I'm sure lots of people will bring up the fact that shipped phones does not have a 1-to-1 correlation to sold phones. They may not sell and be returned to the manufacturer. That being said, how many times could HTC or Samsung or any other company get away with over shipping devices that don't sell before retailers stop ordering as many devices? I seriously doubt HTC is shipping vast quantities of phones in these numbers that didn't sell. This isn't a failing product like the TouchPad prior to the fire-sale, or the Playbook. These are just commodity smart phones.
Whether you love or hate Apple, the important point to debate is not exactly who is king of the hill in smart phones, but the fact that it is not just one player that rules it all any more. Anything can change as time goes on and no major handset manufacturer can let up or they might fall hopelessly behind.
They have been making phones for years.. starting way back in the windows mobile days. Granted, they were mostly OEM for other brands, but they are not new.
I came, I conquered, I coredumped
Fixed that for you.
Apple sells most of it's phones via telco's. Which means they ship through the same channels as HTC, Samsung and everyone else. In Australia Apple have to ship through Brightstor to sell on most Telco's as Telstra and Vodafone have exclusivity agreements with Brightstor (not sure about Optus but it would not surprise me). The situation is quite similar in Europe. So most of apple's "sales" figures are shipped figures like all other manufacturers.
Secondly, this conspiracy is a little far fetched that HTC phones are not actually selling. I've heard this channel stuffing conspiracy for over a year with the Samsung Galaxy S yet it keeps selling and we've heard nothing about millions of returns. At some point you fanboys will have to admit that Android is outselling Iphones.
Calling someone a "hater" only means you can not rationally rebut their argument.
I've seen only 2 HTCs in the wild.
Looking around my office, 4 HTC's, 2 Samsungs, 1 Iphone (work phone that's treated like a red headed step child no-one wants).
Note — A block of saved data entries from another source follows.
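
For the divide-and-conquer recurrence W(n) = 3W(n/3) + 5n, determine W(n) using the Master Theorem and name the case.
Master Theorem template: W(n) = a·W(n/b) + f(n).
Here: a=3, b=3, f(n)=5n
Compute log_b(a) = log_3(3) = 1.
f(n) = 5n = Θ(n). Case 2: W(n) = Θ(n log n).

Case 2: W(n) = Θ(n log n)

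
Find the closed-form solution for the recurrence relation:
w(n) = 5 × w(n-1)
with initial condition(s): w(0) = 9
Recurrence: w(n) = 5 × w(n-1), initial: w(0) = 9.
Each term is 5 times the previous, so this is geometric with ratio 5. After n steps: w(n) = w(0)·5ⁿ = 9·5ⁿ.

w(n) = 9·5ⁿ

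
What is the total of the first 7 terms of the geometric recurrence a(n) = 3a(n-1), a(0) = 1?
Computing the sequence terms: 1, 3, 9, 27, 81, 243, 729
Adding these values together:

1093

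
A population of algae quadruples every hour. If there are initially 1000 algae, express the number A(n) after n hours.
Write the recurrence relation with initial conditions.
Each hour multiplies the count by 4, so the count after n hours depends only on the count after n-1 hours: A(n) = 4 × A(n-1). The starting count gives A(0) = 1000.
Unrolling n times gives the closed form A(n) = 1000 × 4ⁿ.

A(n) = 4 × A(n-1), A(0) = 1000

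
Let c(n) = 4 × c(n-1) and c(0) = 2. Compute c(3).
Computing step by step:
c(0) = 2
c(1) = 4 × 2 = 8
c(2) = 4 × 8 = 32
c(3) = 4 × 32 = 128

128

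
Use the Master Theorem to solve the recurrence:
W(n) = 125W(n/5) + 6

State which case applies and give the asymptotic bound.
Master Theorem template: W(n) = a·W(n/b) + f(n).
Here: a=125, b=5, f(n)=6
Compute log_b(a) = log_5(125) = 3.
f(n) = 6 = O(n^(3-ε)) with ε = 3. Case 1: W(n) = Θ(n^log_b(a)) = Θ(n^3).

Case 1: W(n) = Θ(n^3)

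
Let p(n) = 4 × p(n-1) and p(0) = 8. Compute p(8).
Computing step by step:
p(0) = 8
p(1) = 4 × 8 = 32
p(2) = 4 × 32 = 128
p(3) = 4 × 128 = 512
p(4) = 4 × 512 = 2048
p(5) = 4 × 2048 = 8192
p(6) = 4 × 8192 = 32768
p(7) = 4 × 32768 = 131072
p(8) = 4 × 131072 = 524288

524288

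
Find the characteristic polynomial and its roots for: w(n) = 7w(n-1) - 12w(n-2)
Substitute w(n) = rⁿ and divide through by rⁿ⁻²: r² - 7r + 12 = 0
Factor: (r - 4)(r - 3) = 0, so r = 4, 3.
General solution: w(n) = A·4ⁿ + B·3ⁿ

Characteristic: r² - 7r + 12 = 0, Roots: r = 4, 3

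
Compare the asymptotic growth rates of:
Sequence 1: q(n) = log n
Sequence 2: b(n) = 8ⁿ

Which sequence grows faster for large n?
Comparing growth rates:
Growth-rate hierarchy: log n ≺ any polynomial ≺ any exponential cⁿ (c>1) ≺ n! ≺ nⁿ.
exponential base 8 dominates logarithmic asymptotically.

b(n) grows faster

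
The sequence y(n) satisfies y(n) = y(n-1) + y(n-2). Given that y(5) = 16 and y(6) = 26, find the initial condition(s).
Work backwards using y(k) = y(k+2) - y(k+1):
y(4) = y(6) - y(5) = 26 - 16 = 10
y(3) = y(5) - y(4) = 16 - 10 = 6
y(2) = y(4) - y(3) = 10 - 6 = 4
y(1) = y(3) - y(2) = 6 - 4 = 2
y(0) = y(2) - y(1) = 4 - 2 = 2

y(0) = 2, y(1) = 2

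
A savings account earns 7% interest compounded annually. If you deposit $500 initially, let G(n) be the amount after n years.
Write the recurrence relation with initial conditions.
Each year the balance grows by 7%, i.e. is multiplied by 1 + 7/100 = 1.07, so G(n) = 1.07 × G(n-1). The initial deposit gives G(0) = 500.
Unrolling gives the closed form G(n) = 500 × (1.07)ⁿ.

G(n) = 1.07 × G(n-1), G(0) = 500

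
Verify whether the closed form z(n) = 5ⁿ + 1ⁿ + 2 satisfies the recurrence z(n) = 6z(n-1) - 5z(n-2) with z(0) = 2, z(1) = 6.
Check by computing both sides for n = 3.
From the recurrence with z(0) = 2, z(1) = 6:
  z(0) = 2, z(1) = 6, z(2) = 26, z(3) = 126
  so the recurrence gives z(3) = 126.
From the proposed closed form z(n) = 5ⁿ + 1ⁿ + 2:
  z(3) = 128.
The recurrence gives 126 but the closed form gives 128, so the closed form does not satisfy the recurrence.

No, the closed form is incorrect.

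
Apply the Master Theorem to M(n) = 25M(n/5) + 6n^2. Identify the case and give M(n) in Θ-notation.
Master Theorem template: M(n) = a·M(n/b) + f(n).
Here: a=25, b=5, f(n)=6n^2
Compute log_b(a) = log_5(25) = 2.
f(n) = 6n^2 = Θ(n^2). Case 2: M(n) = Θ(n^2 log n).

Case 2: M(n) = Θ(n^2 log n)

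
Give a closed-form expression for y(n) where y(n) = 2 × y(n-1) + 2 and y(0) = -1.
Recurrence: y(n) = 2 × y(n-1) + 2, initial: y(0) = -1.
Try y(n) = A·2ⁿ + C. Substituting: A·2ⁿ + C = 2(A·2ⁿ⁻¹ + C) + 2 = A·2ⁿ + 2C + 2, so C = 2C + 2, giving C = -2. Then y(0) = A - 2 = -1 gives A = 1.

y(n) = 2ⁿ - 2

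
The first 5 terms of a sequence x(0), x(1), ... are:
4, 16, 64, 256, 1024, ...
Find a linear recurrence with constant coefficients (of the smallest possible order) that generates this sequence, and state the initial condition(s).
Look for the lowest-order linear relation among consecutive terms.
Observation: each term is 4× the previous.
Check at n=2: 4·16 = 64. ✓

x(n) = 4 × x(n-1), x(0) = 4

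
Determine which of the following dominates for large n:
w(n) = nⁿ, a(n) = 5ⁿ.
Comparing growth rates:
Growth-rate hierarchy: log n ≺ any polynomial ≺ any exponential cⁿ (c>1) ≺ n! ≺ nⁿ.
super-exponential nⁿ dominates exponential base 5 asymptotically.

w(n) grows faster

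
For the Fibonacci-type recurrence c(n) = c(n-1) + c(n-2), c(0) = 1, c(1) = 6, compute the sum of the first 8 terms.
Computing the sequence terms: 1, 6, 7, 13, 20, 33, 53, 86
Adding these values together:

219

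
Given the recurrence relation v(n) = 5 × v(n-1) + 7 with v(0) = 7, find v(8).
Computing step by step:
v(0) = 7
v(1) = 5 × 7 + 7 = 42
v(2) = 5 × 42 + 7 = 217
v(3) = 5 × 217 + 7 = 1092
v(4) = 5 × 1092 + 7 = 5467
v(5) = 5 × 5467 + 7 = 27342
v(6) = 5 × 27342 + 7 = 136717
v(7) = 5 × 136717 + 7 = 683592
v(8) = 5 × 683592 + 7 = 3417967

3417967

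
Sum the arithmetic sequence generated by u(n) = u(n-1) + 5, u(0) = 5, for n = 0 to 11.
Computing the sequence terms: 5, 10, 15, 20, 25, 30, 35, 40, 45, 50, 55, 60
Adding these values together:

390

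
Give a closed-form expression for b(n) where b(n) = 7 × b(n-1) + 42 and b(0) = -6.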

In the US, HTC phones aren't branded as HTC, they're branded as Verizon, T-Mobile, Sprint et al. In Australia and Europe I see heaps of HTC Desire's, Desire HD's, Sensation's, Legend's and a few Desire Z's. All of these phones have different names in the US due to your woeful patent minefield.
Calling someone a "hater" only means you can not rationally rebut their argument.
> I've seen only 2 HTCs in the wild.
I suspect you live in an iCave, or under an iRock.
help me i've cloned myself and can't remember which one I am
I'm curious why it would be unusable from a OS standpoint now if it were presumably usable some number of months ago when she purchased it. The feature set on the OS doesn't degrade over time.
The graphic is interesting, but Apple has the advantage of pushing OS updates directly to the devices. Android has the disadvantage of every manufacturer customizing it per vendor specification and the OS updates are pushed through those vendors. If Apple had to get AT&T approval to push iOS to the devices on their network you would see a bunch of yellow and maybe even red bars on the Apple lines too.